I’m having to set up my LTO archiving system on a new box, and I’m reminded of how archaic, cumbersome and slow (not to mention noisy) this process is. In 2022 is this really still the best option for secure storage? Ironically, with all the time and frustration spent with this method over the years, I’ve still yet to have to go back to an old tape archive to bring back in a project. Of course as soon as I stop, the need will suddenly arise.
just depends really, but the cost of LTO system didn’t make any sense to me, I tend to archive to my NAS keep that for about two months then compress it using keka which more than halves the file size then throw it on cloud storage to keep for a year then toss it after that, for cloud I have used a mixture of wasabi and dropbox , I have the business unlimited dropbox so space isn’t an issue.
Yea I can’t deal with the extra hardware and cables that go along with those things anymore and for the cost its much cheaper to just go cloud. I would say my favorite is dropbox, wasabi is clearly cheaper but if the upload hiccups or has any lapses in it it fails and you have to start over again, dropbox is pretty amazing with its sync capabilities and I use it plenty for jobs so I tend to just throw them to upload at night and just let it run. Its not the quickest but I figure if someone wants to revise a job after three months they can wait 24 hours or so to bring it back
I still like LTO, but there could be a case made to just use cheap 8TB Archive HDDs, yea they will maybe not last as long, and will be more expensive in the long run (maybe)…
Cloud prices just dont make sense to me for archiving, I am not going to pay each month my terabytes of client data sits around on some cloud storage thing, 8TB Archives at wasabi would be 575$ a Year… lets say vs harddrives for a 3 year retention span, 3 years should be no problem for HDDs.
8TB Archive HDD = $200 you do want 2 separate copies in 2 different places though so $400.
8TB Wasabi = $575/Yea, at 3 years thats a cold hard $1725.
LTO is only worth it if you have way more Data …
Lets say you go with a dual Drive config from MLogic, LTO 8 mRack LTO-8 thats $5,699.00
1 Tape holds 12TB and costs like $70 , so lets say you need 2 again so $140.
So break even for LTO vs HDD is like 300TB of data… (150Tb if you do 2 copies each) considerably less if you only get one drive but having 2 is very convenient. Not considering the future price drops/increases just current pricing.
So if you write more than 300TB in 5 years I would call LTO a winner personally.
The thing with longevity of LTO tapes is kinda great but then how would you read a LTO 8 tape in 30 years?
These are all really good insights. I’m a tiny outfit so definitely don’t have such high data weight. I’m not seeing a worthwhile benefit of continuing with LTO. Finn, your approach seems like the right one for me. Particularly since I still can’t get a fiber connection in my area. My DL speed is about 950 mb/s, but a paltry 40 up. So doing cloud would be painful from here. Redundant SSDs I think are the way to go.

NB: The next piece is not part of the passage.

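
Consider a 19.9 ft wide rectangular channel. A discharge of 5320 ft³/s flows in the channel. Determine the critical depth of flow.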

If I were in your shoes, I’d charge every client a $1000 surcharge on every job for archiving. In the contract/terms I’d stipulate that this archive would last 12 months. After 12 months they can renew their agreement with you to store their project for another year for another $1,000. If not, it gets deleted.
If they won’t agree to the $1000, then charge them $500 at the end of every project to copy your data to a drive they provide and they cover shipping.
one good advice is to just connect the backup harddrives once in a while or rotate them, hdds sitting doing nothing arent good either.
At my old company I build a crazy usb-hub-kraken with all the backup drives connected that I would just turn on every month or so over a whole weekend just too keep things lubricated and nice (there is more stuff that HDDs do to fight bit-rot e.t.c) .
Also cool is to buy a used storage server with MANY SATA drive bays and just use this as a archival NAS that you can just turn on/off
Do not do this. Unpowered spinning hard drives left on the shelf will have their heads eventually stick to the platters. I think it took 3 years to finally bite us, but the data recovery bill for that one was $10K. We’re an LTO house now.
dropbox unlimited data is 720 a year for as much storage as you need, HDD are clearly always going to be cheaper and I used to do that but then those started filling up and keeping multiple copies was a drag, I guess I like the lazy upload and don’t have to think about it dropbox way since the chance dropbox failing is a lot less then any of the other methods so the extra cost difference was worth it to me. I also added I only keep it for a year not really three years if the client wants it that long they can either pay for it or store it themselves.